Myelin sheaths of zebrafish at 5 d postfertilization (dpf) following exposure to domoic acid (DomA) at different developmental days. (A) Tg(mbp:EGFP-CAAX) fish were exposed to DomA ($0.09–0.18\text{\hspace{0.17em}ng}$) over a range of discrete developmental periods (1–4 dpf), then imaged at 5 dpf using widefield epifluorescence microscopy. Images were blindly classified into six categories based on the severity of the observed myelin phenotype. The scoring was as described in detail in Figure S2. Briefly, the classification was as follows: (0) normal phenotype, (1) myelin sheaths present but disorganized, (2) myelin with noticeable deficits, (3) myelin gaps in ventral spinal cord, (4) myelin sheaths lacking in ventral spinal cord, and (5) visible sloughed myelin.

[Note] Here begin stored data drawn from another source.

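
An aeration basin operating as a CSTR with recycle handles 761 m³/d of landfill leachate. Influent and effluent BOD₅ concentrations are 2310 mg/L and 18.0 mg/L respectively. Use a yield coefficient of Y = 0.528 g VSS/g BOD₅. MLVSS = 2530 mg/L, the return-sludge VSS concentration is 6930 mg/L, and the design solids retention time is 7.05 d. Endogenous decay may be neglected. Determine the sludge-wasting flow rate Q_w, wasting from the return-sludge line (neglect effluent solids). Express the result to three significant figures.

Q_w ≈ 133 m³/d

With k_d = 0 the design equation reduces to V = Y Q (S₀−S) θ_c / X = 0.528 × 761 × (2310 − 18.0) × 7.05 / 2530 = 2566 m³.
θ_c = V·X/(Q_w·X_r) when wasting from the recycle, so Q_w = V·X/(θ_c·X_r) = 2566 × 2530 / (7.05 × 6930) = 132.9 m³/d.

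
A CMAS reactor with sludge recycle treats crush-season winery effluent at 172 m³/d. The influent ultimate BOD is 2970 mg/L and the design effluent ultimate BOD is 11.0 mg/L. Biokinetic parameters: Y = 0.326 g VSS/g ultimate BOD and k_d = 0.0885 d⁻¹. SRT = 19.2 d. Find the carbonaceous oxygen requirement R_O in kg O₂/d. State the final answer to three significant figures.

R_O ≈ 422 kg O₂/d

Y_obs = Y / (1 + k_d θ_c) = 0.326 / (1 + 0.0885 × 19.2) = 0.326 / 2.699 = 0.1208.
Mass of ultimate BOD removed per day: Q(S₀ − S) = 172 × 2959 g/m³ = 508.9 kg/d.
Net sludge production P_X = 0.1208 × 508.9 = 61.47 kg VSS/d.
R_O = Q·ΔS − 1.42 P_X = 508.9 − 87.29 = 421.7 kg O₂/d.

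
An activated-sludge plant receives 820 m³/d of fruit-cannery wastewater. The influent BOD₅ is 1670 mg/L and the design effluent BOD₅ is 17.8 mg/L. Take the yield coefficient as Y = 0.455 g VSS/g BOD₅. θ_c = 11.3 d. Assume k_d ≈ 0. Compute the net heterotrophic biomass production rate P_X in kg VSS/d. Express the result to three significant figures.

P_X ≈ 616 kg VSS/d

With endogenous decay neglected, the observed yield equals the true yield: Y_obs = Y = 0.455 g VSS/g BOD₅.
Substrate removed = Q·(S₀ − S) = 820 m³/d × (1670 − 17.8) g/m³ = 1.35×10^6 g/d = 1355 kg/d.
P_X = Y_obs · Q(S₀ − S) = 0.4550 × 1355 = 616.4 kg VSS/d.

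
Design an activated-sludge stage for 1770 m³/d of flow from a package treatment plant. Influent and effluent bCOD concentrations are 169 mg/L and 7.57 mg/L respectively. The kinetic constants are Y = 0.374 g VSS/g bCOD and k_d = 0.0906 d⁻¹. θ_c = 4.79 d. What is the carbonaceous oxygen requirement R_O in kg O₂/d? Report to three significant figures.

R_O ≈ 180 kg O₂/d

The observed yield is Y_obs = Y/(1 + k_d·θ_c) = 0.374 / (1 + 0.0906 × 4.79) = 0.374 / 1.434 = 0.2608 g VSS per g bCOD removed.
Substrate removed = Q·(S₀ − S) = 1770 m³/d × (169 − 7.57) g/m³ = 2.86×10^5 g/d = 285.7 kg/d.
Biomass synthesised: P_X = Y_obs × 285.7 = 74.52 kg VSS/d.
Carbonaceous O₂ demand = substrate oxidised − cell-mass equivalent = 285.7 − 1.42 × 74.52 = 179.9 kg O₂/d.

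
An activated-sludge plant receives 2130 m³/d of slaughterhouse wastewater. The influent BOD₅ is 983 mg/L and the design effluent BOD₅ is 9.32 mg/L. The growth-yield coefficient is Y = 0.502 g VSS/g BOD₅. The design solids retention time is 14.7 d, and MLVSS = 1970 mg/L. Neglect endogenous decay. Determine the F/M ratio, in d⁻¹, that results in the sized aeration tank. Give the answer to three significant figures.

F/M ≈ 0.137 d⁻¹

With k_d = 0 the design equation reduces to V = Y Q (S₀−S) θ_c / X = 0.502 × 2130 × (983 − 9.32) × 14.7 / 1970 = 7769 m³.
Food-to-microorganism ratio F/M = Q S₀ / (V X) = 2130 × 983 / (7769 × 1970) = 0.1368 d⁻¹.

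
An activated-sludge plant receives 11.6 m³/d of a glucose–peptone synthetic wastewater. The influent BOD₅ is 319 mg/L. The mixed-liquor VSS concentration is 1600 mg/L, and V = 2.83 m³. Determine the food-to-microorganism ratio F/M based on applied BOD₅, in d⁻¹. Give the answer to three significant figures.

F/M ≈ 0.817 d⁻¹

F/M = applied load / biomass = Q·S₀/(V·X) = 11.6 × 319 / (2.830 × 1600) = 0.8172 d⁻¹.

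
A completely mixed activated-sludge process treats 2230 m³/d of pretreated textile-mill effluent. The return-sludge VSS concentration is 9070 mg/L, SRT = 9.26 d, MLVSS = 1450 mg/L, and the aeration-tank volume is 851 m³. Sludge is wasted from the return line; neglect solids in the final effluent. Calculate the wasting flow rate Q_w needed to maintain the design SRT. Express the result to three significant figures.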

Arrows indicate the myelinated Mauthner axon that is required for short latency C-bends startle responses. (B) Stacked bar plots show the distribution of the different phenotypes. Multiple trials were combined to calculate the percentage distribution per phenotype observed. Scale bar: $50\mathrm{\mu }\mathrm{m}$ Table S21 includes the number of trials represented along with the associated numbers of fish per trial. Table S22 includes the myelin phenotype classification by dose and day injected. Table S24 contains the output of the multinomial logistic regression model to assess the role of developmental day of exposure on the distribution of myelin phenotypes. Table S29 contains the output of the multinomial logistic regression model for the influence of dose on the distribution of myelin phenotypes.